I wanted to start this blog for the same reason that everyone else starts a blog (well, I hope so at least): I like writing about what I love. And, I love the ocean. I pretty much love everything about it, except for its exploitation, acidification and plasticization (Is that even a word?)(I think it is.) and all the myriad ways it's being used/polluted by, well, US.  Still, even that is somewhat fascinating to me as a future scientist. Will we be able to solve the problems presented to us? Or will it become much like chasing our tail: no matter how many solutions we find, so many more are left to challenge us?

Regardless, I decided that rather than take an academic look at things I'm not really prepared to look at yet, I'd start simply: I'd chronicle my academic life while finishing up my BS in Marine Science. What better way to start thinking about the things I'm learning while also, hopefully, inspiring people (especially people my age! *cough*) to take an interest in the ocean, to take an interest in science, and hopefully participate in caring for the ocean on an individual level, as well.

What will be on this blog: talk about classes, class content, field work, interesting facts about ocean organisms or processes, and very occasionally, college-related talk.
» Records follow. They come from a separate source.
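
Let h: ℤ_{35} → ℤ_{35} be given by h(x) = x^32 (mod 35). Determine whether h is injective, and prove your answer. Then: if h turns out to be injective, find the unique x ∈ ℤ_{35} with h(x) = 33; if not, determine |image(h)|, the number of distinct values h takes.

h(3): Repeated squaring mod 35: 3^1 ≡ 3, 3^2 ≡ 3² = 9, 3^4 ≡ 9² = 81 ≡ 11, 3^8 ≡ 11² = 121 ≡ 16, 3^16 ≡ 16² = 256 ≡ 11, 3^32 ≡ 11² = 121 ≡ 16. So 3^32 ≡ 16 (mod 35).
h(4): Repeated squaring mod 35: 4^1 ≡ 4, 4^2 ≡ 4² = 16, 4^4 ≡ 16² = 256 ≡ 11, 4^8 ≡ 11² = 121 ≡ 16, 4^16 ≡ 16² = 256 ≡ 11, 4^32 ≡ 11² = 121 ≡ 16. So 4^32 ≡ 16 (mod 35).
So h(3) = h(4) = 16 while 3 ≠ 4, hence h is not injective.
Since h is not injective, we determine |image(h)|. Computing x^32 mod 35 for each x (by repeated squaring, reducing mod 35 at every step), the values h(0), h(1), …, h(34) are: 0, 1, 11, 16, 16, 25, 1, 21, 1, 11, 30, 16, 11, 1, 21, 15, 11, 16, 16, 11, 15, 21, 1, 11, 16, 30, 11, 1, 21, 1, 25, 16, 16, 11, 1.
The distinct values are {0, 1, 11, 15, 16, 21, 25, 30}; there are 8 of them.

8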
What won't be on this blog: super-personal information or other awkward hyper-political non-topic related discussion. I do know that some subjects are considered controversial to the general public right now, like climate change, but to me, this is not something I am going to quibble with someone over while I'm just a student. A vast majority of clever and wise climate scientists have concluded that this event/series of events is something I, as a student of Marine Science, should be concerned with-- and so I will be.

In any case, what comes out of this blog will be my personal insight and learning path that will lead me from question to question on my quest to become a rookie scientist. I have a long way to go, so hopefully there will be some amazing learning going on starting on August 26, 2013.